In other words, the English and foreign language departments of the nation's universities have been cranking out far more doctorate holders than the nation's college classrooms are capable of absorbing, and they've been doing so for a long time.
Feal explains that the MLA is doing what it can to address the issue: helping departments gather the numbers that inform the hard decisions about whether and where to downsize; helping job candidates with mock interviews and job information workshops; working with organizations like the Coalition on the Academic Workforce to advocate for part-timers, adjuncts and lecturers.
"But while on the one hand, I'm glad to enumerate all the ways we're helping, I also want to add the obvious: that we at the MLA don't control the job market," Feal says.

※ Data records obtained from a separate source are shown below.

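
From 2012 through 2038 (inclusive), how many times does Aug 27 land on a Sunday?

4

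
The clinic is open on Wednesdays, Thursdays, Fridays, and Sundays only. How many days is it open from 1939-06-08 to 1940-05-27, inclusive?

203

1939-06-08 is a Thursday.
That's 355 days from start to end, counting both.
355 = 7 × 50 + 5, so there are 50 full weeks plus 5 extra days.
Each full week contributes 4 days from the set (Wed, Thu, Fri, Sun): 50 × 4 = 200.
The 5 extra days are Thursday, Friday, Saturday, Sunday, Monday — 3 of them qualify.
Total: 200 + 3 = 203.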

The problems of the current job market have roots that are long and deep and tangled up in questions of institutional purpose and identity. But the most important long-term trend in creating the current situation, Feal says, has been the decisive swing in hiring away from full-time, tenure-track faculty to part-time, adjunct, temporary faculty.
"When it comes to the teaching of undergraduates regardless of field, if you ask how many classes are taught by tenured professors, the number has been shrinking. And nothing will change until (the stakeholders) demand it. That is, state legislatures, universities in their internal allocations, and parents seeking a quality education for their children have to demand a change," Feal adds.